"Staat hat Schutzpflicht für Leben und Gesundheit"

Moderation: Jörg Degenhardt |
Der Gesundheitsexperte Helge Sodan hat das Rauchverbot verteidigt. Der Staat habe eine Schutzpflicht für Leben und Gesundheit, sagte der Direktor des Deutschen Instituts für Gesundheitsrecht. Er dürfe nicht untätig bleiben. Die Klage eines Diskothekenbetreibers gegen das Verbot hält Sodan allerdings für berechtigt.
Jörg Degenhardt: Der Streit um den blauen Dunst erreicht heute gewissermaßen die höchste juristische Ebene. In Karlsruhe wird darüber verhandelt, was schwerer wiegt: Dass das Rauchen in Kneipen die Gesundheit der Gäste gefährdet oder dass das Rauchverbot die Existenz der Betreiber bedroht. Drei klagende Wirte aus Baden-Württemberg und Berlin hoffen stellvertretend für weitere unzufriedene Kollegen auf eine Lösung wie in Spanien. Dort nämlich können Inhaber kleiner Kneipen, und um die geht es hier, selbst entscheiden, ob geraucht werden darf oder nicht. Mein Gesprächspartner ist Professor Helge Sodan. Er ist Direktor des Instituts für Gesundheitsrecht. Guten Morgen, Herr Sodan. Können Sie sich das spanische Modell für Deutschland vorstellen, also Ausnahmeregelungen für Einraumkneipen und Diskotheken?

Helge Sodan: Guten Morgen, Herr Degenhardt! Vorstellen kann ich mir das schon. Letztlich geht es ja darum, dass sehr unterschiedliche Positionen einander widerstreiten. Wir haben auf der einen Seite den Nichtraucherschutz, der insbesondere deshalb ja verfolgt wird, weil etwa 120.000 Deutsche an den Folgen des Rauchens jährlich sterben. Das ist eine schlimme und alarmierende Zahl, und die Volkswirtschaft kostet das nach Berechnungen fast 20 Milliarden Euro.

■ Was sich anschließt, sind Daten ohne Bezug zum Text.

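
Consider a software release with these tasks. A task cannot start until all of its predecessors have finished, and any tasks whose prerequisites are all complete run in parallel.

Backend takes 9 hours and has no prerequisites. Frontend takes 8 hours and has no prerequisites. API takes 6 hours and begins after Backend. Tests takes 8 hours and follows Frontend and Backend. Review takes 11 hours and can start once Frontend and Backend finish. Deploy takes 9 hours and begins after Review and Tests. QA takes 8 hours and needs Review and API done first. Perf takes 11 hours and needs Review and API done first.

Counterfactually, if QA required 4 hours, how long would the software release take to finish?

The binding path is Backend→Review→Perf = 9+11+11 = 31; finish at 31 hours.
The longest path through QA is only 28 hours, so QA has float 3.
No other chain overtakes it, so the finish is 31 hours.

31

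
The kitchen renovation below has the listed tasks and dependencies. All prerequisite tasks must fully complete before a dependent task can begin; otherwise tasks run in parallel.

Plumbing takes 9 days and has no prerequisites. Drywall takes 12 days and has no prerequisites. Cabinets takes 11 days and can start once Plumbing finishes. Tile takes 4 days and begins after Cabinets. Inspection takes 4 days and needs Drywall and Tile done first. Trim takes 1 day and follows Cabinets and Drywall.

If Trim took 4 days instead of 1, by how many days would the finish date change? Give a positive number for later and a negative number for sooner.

0

Baseline: Plumbing→Cabinets→Tile→Inspection = 9+11+4+4 = 28 → 28 days.
Trim is off the critical path — its longest chain is 21 days, giving 7 of slack.
That remains the longest chain; total 28 days.
Change in finish: 28 − 28 = +0 days.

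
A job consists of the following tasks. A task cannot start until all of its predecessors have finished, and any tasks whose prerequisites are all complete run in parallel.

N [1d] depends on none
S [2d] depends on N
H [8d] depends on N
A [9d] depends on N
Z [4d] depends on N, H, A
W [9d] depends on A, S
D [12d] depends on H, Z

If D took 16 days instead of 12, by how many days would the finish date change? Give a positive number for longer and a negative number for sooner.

4

Critical path before the change: N→A→Z→D = 1+9+4+12 = 26 giving 26 days.
D is on the critical path; changing it to 16 makes that path 30 days.
The critical path is still N→A→Z→D; finish is now 30 days.
Change in finish: 30 − 26 = +4 days.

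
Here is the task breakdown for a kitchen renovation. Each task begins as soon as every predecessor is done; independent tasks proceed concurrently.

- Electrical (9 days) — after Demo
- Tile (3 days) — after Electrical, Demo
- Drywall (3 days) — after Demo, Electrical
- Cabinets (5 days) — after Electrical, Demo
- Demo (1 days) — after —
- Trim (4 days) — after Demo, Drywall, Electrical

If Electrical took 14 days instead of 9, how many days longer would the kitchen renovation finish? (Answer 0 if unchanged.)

5

The binding path is Demo→Electrical→Drywall→Trim = 1+9+3+4 = 17; finish at 17 days.
Electrical is on the critical path; changing it to 14 makes that path 22 days.
That remains the longest chain; total 22 days.
Change in finish: 22 − 17 = +5 days.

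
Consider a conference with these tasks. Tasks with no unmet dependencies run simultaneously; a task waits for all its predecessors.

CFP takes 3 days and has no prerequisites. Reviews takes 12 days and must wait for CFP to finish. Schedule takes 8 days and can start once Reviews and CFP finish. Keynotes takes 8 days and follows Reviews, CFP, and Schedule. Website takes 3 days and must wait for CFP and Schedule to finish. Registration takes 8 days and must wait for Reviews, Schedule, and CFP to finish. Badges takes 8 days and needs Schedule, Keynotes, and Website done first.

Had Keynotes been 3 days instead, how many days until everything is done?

34

Baseline: CFP→Reviews→Schedule→Keynotes→Badges = 3+12+8+8+8 = 39 → 39 days.
Keynotes lies on that path, so at 3 days the path becomes 34 days.
That remains the longest chain; total 34 days.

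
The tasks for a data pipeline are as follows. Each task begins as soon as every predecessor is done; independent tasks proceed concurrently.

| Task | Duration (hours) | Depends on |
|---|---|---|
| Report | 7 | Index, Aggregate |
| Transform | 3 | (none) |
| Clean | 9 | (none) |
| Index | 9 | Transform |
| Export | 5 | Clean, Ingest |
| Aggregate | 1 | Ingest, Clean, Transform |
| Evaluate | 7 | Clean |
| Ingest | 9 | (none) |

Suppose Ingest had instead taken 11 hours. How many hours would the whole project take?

Baseline: Transform→Index→Report = 3+9+7 = 19 → 19 hours.
Ingest is off the critical path — its longest chain is 17 hours, giving 2 of slack.
New critical path: Ingest→Aggregate→Report = 11+1+7 = 19 ⇒ 19 hours.

19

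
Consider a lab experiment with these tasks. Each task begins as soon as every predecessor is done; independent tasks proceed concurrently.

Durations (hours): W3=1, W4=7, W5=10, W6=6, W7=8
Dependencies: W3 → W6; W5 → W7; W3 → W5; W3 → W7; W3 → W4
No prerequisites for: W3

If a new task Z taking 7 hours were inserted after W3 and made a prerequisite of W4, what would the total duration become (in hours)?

19

Originally the plan takes 19 hours.
With Z inserted, W4 now waits for max(W3, Z).
New critical path: W3→W5→W7 = 1+10+8 = 19 ⇒ 19 hours.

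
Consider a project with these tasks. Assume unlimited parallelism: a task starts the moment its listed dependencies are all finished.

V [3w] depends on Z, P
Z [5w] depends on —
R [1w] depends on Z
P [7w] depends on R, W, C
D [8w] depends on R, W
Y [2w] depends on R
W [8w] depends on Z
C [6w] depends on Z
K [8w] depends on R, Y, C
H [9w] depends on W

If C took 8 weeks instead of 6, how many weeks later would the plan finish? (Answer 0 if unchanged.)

Baseline: Z→W→P→V = 5+8+7+3 = 23 → 23 weeks.
C is off the critical path — its longest chain is 21 weeks, giving 2 of slack.
That remains the longest chain; total 23 weeks.
Change in finish: 23 − 23 = +0 weeks.

0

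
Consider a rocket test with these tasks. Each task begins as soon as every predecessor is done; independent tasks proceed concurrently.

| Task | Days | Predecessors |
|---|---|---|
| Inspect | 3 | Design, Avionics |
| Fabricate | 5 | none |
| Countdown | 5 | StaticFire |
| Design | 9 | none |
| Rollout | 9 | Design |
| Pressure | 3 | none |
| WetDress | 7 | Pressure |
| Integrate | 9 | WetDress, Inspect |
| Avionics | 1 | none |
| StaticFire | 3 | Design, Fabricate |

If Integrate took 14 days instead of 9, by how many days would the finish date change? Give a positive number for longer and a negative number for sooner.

5

The binding path is Design→Inspect→Integrate = 9+3+9 = 21; finish at 21 days.
Integrate lies on that path, so at 14 days the path becomes 26 days.
No other chain overtakes it, so the finish is 26 days.
Change in finish: 26 − 21 = +5 days.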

Und auf der anderen Seite haben wir die Grundrechtspositionen der Betreiber der Gaststätten, die sich auf die Grundrechte der Berufsfreiheit und der Eigentumsgarantie berufen. Beide Positionen müssen anhand des Verhältnismäßigkeitsgrundsatzes in einen schonenden Ausgleich gebracht werden. Und bisher haben sich die deutschen Gesetzgeber für den Nichtraucherschutz entschieden.

Degenhardt: Ist das überhaupt vereinbar mit dem Gebot der Gleichbehandlung?

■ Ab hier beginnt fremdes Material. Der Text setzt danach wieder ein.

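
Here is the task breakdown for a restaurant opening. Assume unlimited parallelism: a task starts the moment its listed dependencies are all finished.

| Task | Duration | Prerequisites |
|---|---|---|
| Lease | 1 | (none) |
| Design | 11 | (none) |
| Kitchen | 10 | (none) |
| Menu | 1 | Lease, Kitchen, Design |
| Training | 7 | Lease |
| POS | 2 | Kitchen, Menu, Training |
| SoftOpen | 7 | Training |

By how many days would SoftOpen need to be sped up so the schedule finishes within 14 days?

Current finish: 15 days; target: 14.
SoftOpen is on every critical path, so each day cut from SoftOpen cuts the finish by one (this holds down to a finish of 14).
Need 15 − 14 = 1 day off SoftOpen → SoftOpen becomes 6 days, finish becomes 14.

1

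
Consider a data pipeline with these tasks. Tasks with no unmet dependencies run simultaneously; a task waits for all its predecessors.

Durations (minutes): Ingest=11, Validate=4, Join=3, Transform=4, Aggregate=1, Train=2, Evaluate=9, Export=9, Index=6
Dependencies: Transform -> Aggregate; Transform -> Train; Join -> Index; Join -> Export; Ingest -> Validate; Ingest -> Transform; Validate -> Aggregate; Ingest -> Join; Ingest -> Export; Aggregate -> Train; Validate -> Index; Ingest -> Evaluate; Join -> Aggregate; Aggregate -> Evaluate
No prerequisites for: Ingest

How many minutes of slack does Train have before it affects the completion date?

7

The longest chain is Ingest→Validate→Aggregate→Evaluate = 11+4+1+9 = 25; overall finish 25 minutes.
Train finishes as early as 18 and must finish by 25.
Float = 25 − 18 = 7.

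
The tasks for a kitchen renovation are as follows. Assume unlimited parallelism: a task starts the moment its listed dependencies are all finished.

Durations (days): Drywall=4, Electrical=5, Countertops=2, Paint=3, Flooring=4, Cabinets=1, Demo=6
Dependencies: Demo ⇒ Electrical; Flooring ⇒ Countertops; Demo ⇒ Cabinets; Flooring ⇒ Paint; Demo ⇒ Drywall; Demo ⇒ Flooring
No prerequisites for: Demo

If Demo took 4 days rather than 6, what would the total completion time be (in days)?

As given, the longest chain is Demo→Flooring→Paint = 6+4+3 = 13, so the finish is 13 days.
Demo is on the critical path; changing it to 4 makes that path 11 days.
The critical path is still Demo→Flooring→Paint; finish is now 11 days.

11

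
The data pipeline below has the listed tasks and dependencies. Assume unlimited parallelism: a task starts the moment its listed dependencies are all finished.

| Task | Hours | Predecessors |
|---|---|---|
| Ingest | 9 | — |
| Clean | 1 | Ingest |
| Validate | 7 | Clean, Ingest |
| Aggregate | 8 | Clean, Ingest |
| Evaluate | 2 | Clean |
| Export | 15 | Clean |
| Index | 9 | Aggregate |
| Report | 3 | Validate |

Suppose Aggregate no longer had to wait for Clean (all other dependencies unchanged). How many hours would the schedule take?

Original critical path: Ingest→Clean→Aggregate→Index = 9+1+8+9 = 27 ⇒ 27 hours.
Without Clean→Aggregate, Aggregate's earliest start moves from 10 to 9.
New critical path: Ingest→Aggregate→Index = 9+8+9 = 26 ⇒ 26 hours.

26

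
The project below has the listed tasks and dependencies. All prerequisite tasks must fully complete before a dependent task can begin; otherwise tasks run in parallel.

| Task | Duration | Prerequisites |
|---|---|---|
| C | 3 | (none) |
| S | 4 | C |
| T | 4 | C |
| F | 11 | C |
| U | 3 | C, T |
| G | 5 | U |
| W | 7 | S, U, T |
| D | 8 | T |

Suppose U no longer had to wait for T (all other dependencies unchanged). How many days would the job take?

Original critical path: C→T→U→W = 3+4+3+7 = 17 ⇒ 17 days.
Without T→U, U's earliest start moves from 7 to 3.
After: C→T→D = 3+4+8 = 15 → 15 days.

15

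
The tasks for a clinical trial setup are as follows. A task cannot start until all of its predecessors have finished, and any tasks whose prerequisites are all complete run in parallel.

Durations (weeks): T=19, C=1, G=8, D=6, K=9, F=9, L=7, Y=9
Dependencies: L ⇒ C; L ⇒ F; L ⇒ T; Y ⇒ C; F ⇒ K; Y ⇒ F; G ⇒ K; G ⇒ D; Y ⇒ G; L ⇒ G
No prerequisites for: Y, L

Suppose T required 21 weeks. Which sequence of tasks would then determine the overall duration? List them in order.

Baseline: Y→F→K = 9+9+9 = 27 → 27 weeks.
T is off the critical path — its longest chain is 26 weeks, giving 1 of slack.
New critical path: L→T = 7+21 = 28 ⇒ 28 weeks.

L, T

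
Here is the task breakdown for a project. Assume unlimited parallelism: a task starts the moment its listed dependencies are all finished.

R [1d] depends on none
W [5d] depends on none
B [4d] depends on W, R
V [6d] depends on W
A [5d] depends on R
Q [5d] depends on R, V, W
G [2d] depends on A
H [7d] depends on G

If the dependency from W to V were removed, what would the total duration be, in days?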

Sodan: Ja, ich sehe ein Problem im Hinblick auf einen der drei Fälle, die heute vom Bundesverfassungsgericht verhandelt werden. Und zwar geht es da um eine Großraumdiskothek in Baden-Württemberg. Die Betreiberin macht geltend, dass ihr im Gegensatz zu den Gaststätten keine Möglichkeit eingeräumt wird von Gesetzes wegen, einen separaten Raucherraum einzurichten. Und das muss natürlich dann auch mit dem allgemeinen Gleichheitssatz vereinbar sein. Ich sehe hier schwerlich eine Rechtfertigung, warum nun Diskothekenbetreiber anders als Gaststättenbetreiber in Baden-Württemberg behandelt werden.

Degenhardt: Warum kann man das Rauchverbot in Einraumkneipen wohlgemerkt auch ohne weitere Angestellte nicht ein wenig lockern?

Sodan: Ja, man könnte es natürlich lockern. Das ist nun zu bedenken, ob hier der Schutz der Nichtraucher dann vorgeht. Die Kritiker wenden natürlich ein, dass man nun nicht überall das Recht haben kann als Nichtraucher, auch vor den Folgen von Rauchen geschützt zu werden. Andererseits hat das Bundesverfassungsgericht in einer Entscheidung vom Februar diesen Jahres, als es um einen Eilantrag ging, gesagt, dass doch hier Nichtraucher auch ein Recht hätten, am sozialen Leben teilzunehmen, und zwar ohne Gefährdung ihrer Gesundheit, also würde man den Nichtrauchern in solchen Einraumgaststätten schlechterdings verweigern, an diesem Leben teilzunehmen. Und ob das dann rechtfertigungsfähig ist, ist eine Abwägungsfrage, die in Karlsruhe nun entschieden werden muss.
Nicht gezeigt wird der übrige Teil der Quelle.